A model describing a SUT is usually an abstract, partial presentation of the SUT's desired behavior.
Test cases derived from such a model are functional tests on the same level of abstraction as the model.
These test cases are collectively known as an abstract test suite.
An abstract test suite cannot be directly executed against an SUT because the suite is on the wrong level of abstraction.
An executable test suite needs to be derived from a corresponding abstract test suite.
The executable test suite can communicate directly with the system under test.
This is achieved by mapping the abstract test cases to
concrete test cases suitable for execution. In some model-based testing environments, models contain enough information to generate executable test suites directly.
In others, elements in the abstract test suite must be mapped to specific statements or method calls in the software to create a concrete test suite. This is called solving the "mapping problem".
In the case of online testing (see below), abstract test suites exist only conceptually but not as explicit artifacts.
Tests can be derived from models in different ways.
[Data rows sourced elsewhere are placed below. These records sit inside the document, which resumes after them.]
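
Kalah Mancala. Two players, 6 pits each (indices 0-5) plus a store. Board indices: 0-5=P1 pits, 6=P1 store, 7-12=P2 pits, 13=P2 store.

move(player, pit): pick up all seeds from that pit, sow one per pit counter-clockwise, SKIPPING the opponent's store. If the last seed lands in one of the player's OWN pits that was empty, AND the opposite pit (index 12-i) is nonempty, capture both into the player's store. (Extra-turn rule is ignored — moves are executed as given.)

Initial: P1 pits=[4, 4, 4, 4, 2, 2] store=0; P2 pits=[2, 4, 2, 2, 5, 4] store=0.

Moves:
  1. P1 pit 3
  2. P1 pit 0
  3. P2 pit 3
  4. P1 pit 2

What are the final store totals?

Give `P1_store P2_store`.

Answer: 2 0

Derivation:
Move 1: P1 pit3 -> P1=[4,4,4,0,3,3](1) P2=[3,4,2,2,5,4](0)
Move 2: P1 pit0 -> P1=[0,5,5,1,4,3](1) P2=[3,4,2,2,5,4](0)
Move 3: P2 pit3 -> P1=[0,5,5,1,4,3](1) P2=[3,4,2,0,6,5](0)
Move 4: P1 pit2 -> P1=[0,5,0,2,5,4](2) P2=[4,4,2,0,6,5](0)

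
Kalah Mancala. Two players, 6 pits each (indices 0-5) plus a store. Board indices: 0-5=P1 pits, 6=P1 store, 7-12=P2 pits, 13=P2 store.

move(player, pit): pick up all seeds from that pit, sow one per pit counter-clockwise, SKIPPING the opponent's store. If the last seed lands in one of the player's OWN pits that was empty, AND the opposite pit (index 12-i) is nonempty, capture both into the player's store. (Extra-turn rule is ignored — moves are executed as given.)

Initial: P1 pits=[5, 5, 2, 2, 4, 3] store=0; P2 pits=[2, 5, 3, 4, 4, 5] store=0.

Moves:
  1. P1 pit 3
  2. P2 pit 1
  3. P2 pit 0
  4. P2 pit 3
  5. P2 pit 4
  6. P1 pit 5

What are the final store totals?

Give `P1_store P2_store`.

Answer: 1 3

Derivation:
Move 1: P1 pit3 -> P1=[5,5,2,0,5,4](0) P2=[2,5,3,4,4,5](0)
Move 2: P2 pit1 -> P1=[5,5,2,0,5,4](0) P2=[2,0,4,5,5,6](1)
Move 3: P2 pit0 -> P1=[5,5,2,0,5,4](0) P2=[0,1,5,5,5,6](1)
Move 4: P2 pit3 -> P1=[6,6,2,0,5,4](0) P2=[0,1,5,0,6,7](2)
Move 5: P2 pit4 -> P1=[7,7,3,1,5,4](0) P2=[0,1,5,0,0,8](3)
Move 6: P1 pit5 -> P1=[7,7,3,1,5,0](1) P2=[1,2,6,0,0,8](3)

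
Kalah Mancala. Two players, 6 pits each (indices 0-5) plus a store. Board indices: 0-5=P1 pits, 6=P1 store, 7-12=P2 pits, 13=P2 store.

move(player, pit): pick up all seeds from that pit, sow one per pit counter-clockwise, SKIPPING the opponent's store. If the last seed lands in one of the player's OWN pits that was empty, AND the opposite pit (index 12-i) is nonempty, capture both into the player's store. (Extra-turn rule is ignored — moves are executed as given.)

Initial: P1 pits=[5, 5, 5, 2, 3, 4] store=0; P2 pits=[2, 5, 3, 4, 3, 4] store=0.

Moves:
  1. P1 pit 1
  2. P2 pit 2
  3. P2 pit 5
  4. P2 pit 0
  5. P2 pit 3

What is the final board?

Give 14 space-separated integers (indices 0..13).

Move 1: P1 pit1 -> P1=[5,0,6,3,4,5](1) P2=[2,5,3,4,3,4](0)
Move 2: P2 pit2 -> P1=[5,0,6,3,4,5](1) P2=[2,5,0,5,4,5](0)
Move 3: P2 pit5 -> P1=[6,1,7,4,4,5](1) P2=[2,5,0,5,4,0](1)
Move 4: P2 pit0 -> P1=[6,1,7,0,4,5](1) P2=[0,6,0,5,4,0](6)
Move 5: P2 pit3 -> P1=[7,2,7,0,4,5](1) P2=[0,6,0,0,5,1](7)

Answer: 7 2 7 0 4 5 1 0 6 0 0 5 1 7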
Because testing is usually experimental and based on heuristics,
there is no known single best approach for test derivation.
It is common to consolidate all test derivation related parameters into a
package that is often known as "test requirements", "test purpose" or even "use case(s)".
This package can contain information about those parts of a model that should be focused on, or the conditions for finishing testing (test stopping criteria).
Because test suites are derived from models and not from source code, model-based testing is usually seen as one form of black-box testing.